Sessantuno anni Nino D'Angelo, ventotto Livio Cori. Sesta volta all'Ariston per il primo, partito dal mondo dei neomelodici; al debutto festivaliero il secondo, a suo agio nell'hip hop. Ad unire due mondi apparentemente tanto distanti la musica e la napoletanità. "Sono stato io a cercare Nino, un'icona per me, una pietra di Napoli.

Lo volevo nella canzone Un'altra luce, che stavo scrivendo. Ma Sanremo non era proprio nei miei pensieri. A proporlo dopo aver sentito la canzone, è stato lui", racconta Cori, che non nasconde un po' di ansia, mescolata a gioia. "Fa paura, certo.
E' una carovana, vista da tutta Italia", lo tranquillizza a modo suo D'Angelo, dando l'idea di come complicità e voglia di divertirsi siano alla base del loro rapporto. E così la strana coppia arriva al Festival, con un brano per metà in dialetto. "Se fosse dipeso da noi, sarebbe stato tutto in napoletano, che è una lingua vera e propria. Le canzoni bisogna ascoltarle, non capirle - spiega D'Angelo, per niente preoccupato che il dialetto possa risultare ostico per il pubblico del festival e di Rai1 -. Del resto ci piacciono le canzoni in inglese, a me piace Imagine, ma non capisco una parola. E' il suono che è fondamentale".
Tra i due è stato amore a prima vista, ma anche una sfida. "Mi sono messo in gioco, facendo qualcosa di completamente nuovo - racconta Nino -. Ma se non lo fai con i giovani, non lo fai mai. Solo Livio poteva farmi cantare con l'autotune. Noi per non invecchiare dobbiamo prendere da loro, i giovani per crescere devono un po' seguire noi. Ma la mia generazione è in debito: ha fallito, ha tolto la luce e il diritto al futuro ai giovani, abbiamo dato meno di quello che abbiamo ricevuto".

L'incontro generazionale a Sanremo, dice, è anche un "piccolo risarcimento". "La vecchia generazione ha pensato a se stessa, senza tener conto di chi sarebbe arrivato dopo. E ieri come oggi, siamo costretti ancora ad emigrare, non solo all'estero, ma per noi del Sud anche al Nord", gli fa eco Cori, che non smette di ripetere quanto l'incontro con il compagno di ventura sia stato importante soprattutto a livello umano. D'accordo su tutto, dunque. Solo su una cosa non riescono proprio a trovare un accordo: "L'abbigliamento", dicono all'unisono. "Ma io per lui, ci sarò sempre - chiosa il veterano -. Anche se lui ogni tanto si dimentica che ho il doppio dei suoi anni e mi invita a ballare in discoteca".
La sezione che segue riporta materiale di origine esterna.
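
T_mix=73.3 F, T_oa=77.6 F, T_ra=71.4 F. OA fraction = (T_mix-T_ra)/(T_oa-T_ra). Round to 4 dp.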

Per Cori (che molti identificano con Liberato, il rapper incappucciato la cui identità è sconosciuta) è in arrivo anche il primo vero album dal titolo "Montecalvario" (il quartiere di Napoli da cui arriva), in uscita l'8 febbraio, "tutto in napoletano, perché volevo fosse legato alla mia partenza. E l'unico ospite e padrino di questo disco poteva essere solo lui". Nino D'Angelo, invece, sta preparando una tre giorni di festa all'Arena Flegrea di Napoli il 21, 22 e 23 giugno insieme a Gigi D'Alessio.